How to determine if two side effects on a assignment are unsequenced?

Question

From §5.2.6/1 we have (emphasis is mine):

The value of a postfix ++ expression is the value of its operand. [ Note: the value obtained is a copy of the original value — end note ] The operand shall be a modifiable lvalue. The type of the operand shall be an arithmetic type other than cv bool, or a pointer to a complete object type. The value of the operand object is modified by adding 1 to it. The value computation of the ++ expression is sequenced before the modification of the operand object. With respect to an indeterminately-sequenced function call, the operation of postfix ++ is a single evaluation. [ Note: Therefore, a function call shall not intervene between the lvalue-to-rvalue conversion and the side effect associated with any single postfix ++ operator. — end note ] The result is a prvalue. The type of the result is the cv-unqualified version of the type of the operand. If the operand is a bit-field that cannot represent the incremented value, the resulting value of the bit-field is implementation-defined. See also [expr.add] and [expr.ass].

That is, the modification of the operand object is sequenced after the value computation of the ++ expression.

From §5.18/1 we have (emphasis is mine):

The assignment operator (=) and the compound assignment operators all group right-to-left.

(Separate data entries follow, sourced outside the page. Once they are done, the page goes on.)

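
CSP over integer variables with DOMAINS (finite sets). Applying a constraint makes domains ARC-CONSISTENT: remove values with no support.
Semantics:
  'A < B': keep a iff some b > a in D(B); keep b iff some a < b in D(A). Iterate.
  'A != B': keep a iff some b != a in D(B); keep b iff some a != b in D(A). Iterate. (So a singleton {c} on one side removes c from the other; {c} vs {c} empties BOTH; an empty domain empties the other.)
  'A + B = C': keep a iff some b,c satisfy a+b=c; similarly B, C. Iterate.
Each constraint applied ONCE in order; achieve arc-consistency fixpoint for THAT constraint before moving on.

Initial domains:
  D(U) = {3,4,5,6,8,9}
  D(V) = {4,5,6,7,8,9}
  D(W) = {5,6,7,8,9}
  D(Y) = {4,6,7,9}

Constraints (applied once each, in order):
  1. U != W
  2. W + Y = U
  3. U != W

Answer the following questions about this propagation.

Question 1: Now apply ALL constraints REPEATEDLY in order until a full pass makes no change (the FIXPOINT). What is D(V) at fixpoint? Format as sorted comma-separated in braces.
pass 0 (initial): D(V)={4,5,6,7,8,9}
pass 1: U {3,4,5,6,8,9}->{9}; W {5,6,7,8,9}->{5}; Y {4,6,7,9}->{4}
pass 2: no change
Fixpoint after 2 passes: D(V) = {4,5,6,7,8,9}

Answer: {4,5,6,7,8,9}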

All require a modifiable lvalue as their left operand and return an lvalue referring to the left operand. The result in all cases is a bit-field if the left operand is a bit-field. In all cases, the assignment is sequenced after the value computation of the right and left operands, and before the value computation of the assignment expression. With respect to an indeterminately-sequenced function call, the operation of a compound assignment is a single evaluation. [ Note: Therefore, a function call shall not intervene between the lvalue-to-rvalue conversion and the side effect associated with any single compound assignment operator. — end note ]

assignment-expression:
      conditional-expression
      logical-or-expression assignment-operator initializer-clause
      throw-expression

assignment-operator: one of
      = *= /= %= += -= >>= <<= &= ^= |=

The assignment is also sequenced after the value computation of the right and left operands of the assignment operator.

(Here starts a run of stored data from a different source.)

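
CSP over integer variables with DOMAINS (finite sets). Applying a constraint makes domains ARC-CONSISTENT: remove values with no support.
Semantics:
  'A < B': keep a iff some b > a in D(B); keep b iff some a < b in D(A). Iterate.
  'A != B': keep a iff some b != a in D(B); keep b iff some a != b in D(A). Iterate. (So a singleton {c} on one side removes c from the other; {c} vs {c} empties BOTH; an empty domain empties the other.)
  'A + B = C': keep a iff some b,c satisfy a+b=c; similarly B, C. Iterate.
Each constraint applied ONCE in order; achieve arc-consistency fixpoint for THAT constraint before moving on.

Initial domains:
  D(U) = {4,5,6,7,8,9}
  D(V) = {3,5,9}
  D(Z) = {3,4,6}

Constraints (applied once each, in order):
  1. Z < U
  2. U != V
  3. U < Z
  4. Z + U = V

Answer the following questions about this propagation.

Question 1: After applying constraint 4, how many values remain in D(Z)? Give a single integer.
Answer: 0

Derivation:
Constraint 1 (Z < U) on D(Z)={3,4,6} D(U)={4,5,6,7,8,9}: no change
Constraint 2 (U != V) on D(U)={4,5,6,7,8,9} D(V)={3,5,9}: no change
Constraint 3 (U < Z) on D(U)={4,5,6,7,8,9} D(Z)={3,4,6}: U {4,5,6,7,8,9}->{4,5}; Z {3,4,6}->{6}
Constraint 4 (Z + U = V) on D(Z)={6} D(U)={4,5} D(V)={3,5,9}: Z {6}->{}; U {4,5}->{}; V {3,5,9}->{}
So after constraint 4: D(Z)={}, size = 0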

Thus, if we consider the expression

i = i++;

we know from §5.2.6/1 that the side effect of the expression i++, on the RHS of this assignment expression is sequenced after the value computation of i++. And from §5.18/1 we know that the side effect corresponding to the assignment to i on the LHS of the assignment operator is sequenced after the value computation of the right and left operands of the assignment operator.

But how do I show that these two side effects are unsequenced, in order to prove that the expression i = i++; shows undefined behavior?

Answer 1

First, if A is not sequenced before B and B is not sequenced before A, then A and B are unsequenced (1.9/13). That's the definition of unsequenced. Second, if two side effects on a scalar object are unsequenced, the behavior is undefined (1.9/15). So unless you can find something that says that the post-increment and the assignment are sequenced (and you won't), the behavior is undefined.